保護者の4.5人に1人が、就学前の我が子の発達に不安を感じた経験があると答えた――。名古屋市は今年6月、「子どもの育ちと保護者意識に関する調査」を実施。小学校2年生の現在の発達状況と就学前の状況を比較し、併せて保護者の意識を尋ねた結果を発表した。

調査は、市内に住み、今年度に小2の子がいる保護者が対象。無作為に抽出した1万世帯に実施し、6071世帯分を回収した。

主な調査項目は、①現在の子供の発達についての保護者の意識②子供の障害者手帳の取得状況と発達障害の判定状況③就学前の子供の発達についての不安④子供の発達に不安を感じた時の相談相手⑤子供の発達に不安を感じたことがある保護者が希望する発達支援等の事業など。

それによると、現在、我が子が「同年齢の子供に比べて発達が遅れていると感じる」保護者は3%、「発達に気になるところがあると感じる」は7.5%。合わせて10.5%の保護者が子供の発達に不安があるとした。

子供の障害者手帳の取得状況をみると、「愛護手帳」は1.1%、「身体障害者手帳」は0.5%。手帳を所持せず、診断を受けていない子供についての回答5728件で、「就学前に不安があり、健診または施設で指摘があった」は403件だった。

就学前の子供の発達に不安を感じた経験のある保護者は、4.5人に1人にあたる22%。不安の中身は、「年齢に対して言葉が遅れている」が18.4%、「年齢に対して身体の発育が遅れていたり、気になったりするところがある」が9.2%、「年齢に応じた運動ができない」が6.1%。

主な調査項目の①と③の関係(6005件)では、「就学前に不安を感じ、現在も遅れまたは気になるところがある」は8.7%だった。また「就学前に不安を感じなかったが、現在遅れまたは気になるところがある」は1.9%だった。
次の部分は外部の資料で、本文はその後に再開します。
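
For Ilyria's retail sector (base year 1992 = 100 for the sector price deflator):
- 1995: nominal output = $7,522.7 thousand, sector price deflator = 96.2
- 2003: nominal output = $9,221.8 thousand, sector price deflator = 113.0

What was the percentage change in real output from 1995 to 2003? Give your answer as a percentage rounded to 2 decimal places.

Deflate each year: 1995 → 7522.7/0.962 = 7819.85; 2003 → 9221.8/1.130 = 8160.88.
So real output changed by 8160.88/7819.85 − 1 = 0.0436, i.e. 4.36%.

4.36%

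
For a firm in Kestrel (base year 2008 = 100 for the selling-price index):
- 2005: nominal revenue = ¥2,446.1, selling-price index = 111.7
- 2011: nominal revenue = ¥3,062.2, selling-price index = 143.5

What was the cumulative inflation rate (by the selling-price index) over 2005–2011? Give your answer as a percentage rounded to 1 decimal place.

28.5%

Price-level change = 143.5 / 111.7 − 1 = 0.2847.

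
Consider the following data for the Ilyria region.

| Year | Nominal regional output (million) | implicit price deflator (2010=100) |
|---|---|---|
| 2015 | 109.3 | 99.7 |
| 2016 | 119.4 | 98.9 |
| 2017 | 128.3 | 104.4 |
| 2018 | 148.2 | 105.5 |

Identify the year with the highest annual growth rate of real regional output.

2018

2016: real = 119.4/0.989 = 120.73; growth vs 2015 (109.63) = 10.12%.
2017: real = 128.3/1.044 = 122.89; growth vs 2016 (120.73) = 1.79%.
2018: real = 148.2/1.055 = 140.47; growth vs 2017 (122.89) = 14.31%.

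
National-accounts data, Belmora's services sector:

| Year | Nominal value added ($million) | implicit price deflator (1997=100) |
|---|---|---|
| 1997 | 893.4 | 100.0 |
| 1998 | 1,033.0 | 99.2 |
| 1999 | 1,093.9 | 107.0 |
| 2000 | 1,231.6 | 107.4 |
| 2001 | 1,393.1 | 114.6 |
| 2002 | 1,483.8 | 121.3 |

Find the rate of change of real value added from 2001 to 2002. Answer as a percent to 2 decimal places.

Real value added 2001 = 1393.1/1.146 = 1215.62.
Real value added 2002 = 1483.8/1.213 = 1223.25.
Change = 1223.25/1215.62 − 1 = 0.0063.

0.63%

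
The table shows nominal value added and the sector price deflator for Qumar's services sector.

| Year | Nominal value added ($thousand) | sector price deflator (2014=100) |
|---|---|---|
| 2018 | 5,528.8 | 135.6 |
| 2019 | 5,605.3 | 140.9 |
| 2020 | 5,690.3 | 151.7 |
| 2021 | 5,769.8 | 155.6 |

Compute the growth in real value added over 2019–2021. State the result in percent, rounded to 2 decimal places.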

子供の発達に不安を感じた保護者からの回答1358件を見ると、相談相手は「配偶者」が54.9%で最も高く、次いで「自分の親、配偶者の親」45.4%、「友人」43.7%。身近な人への相談割合が高かった。通園していた保育所や幼稚園、保健所や中央療育センター、病院などの専門機関への相談は20%程度だった。

子供の発達に不安を感じた経験のある保護者が希望する発達支援事業には、「専門家に気軽に相談できる事業」が多く、次いで「子供の発達を促すプログラムに定期的に参加できる事業」だった。

この他にも、同調査では、子供を育てている間に感じた回答を基に、子育て不安が大きいほど点数が高くなる「子育て意識指数」を算出。これによると、父親と母親の年収が400万円未満では、子育て意識指数が、全体平均より1ポイントほど高くなっていた。また母親の就労形態別でみると、無職で子育てへの不安意識が高くなっていた。

同市は調査結果を受けて、同市の子供の発達支援や保護者の支援施策に活用したいとしている。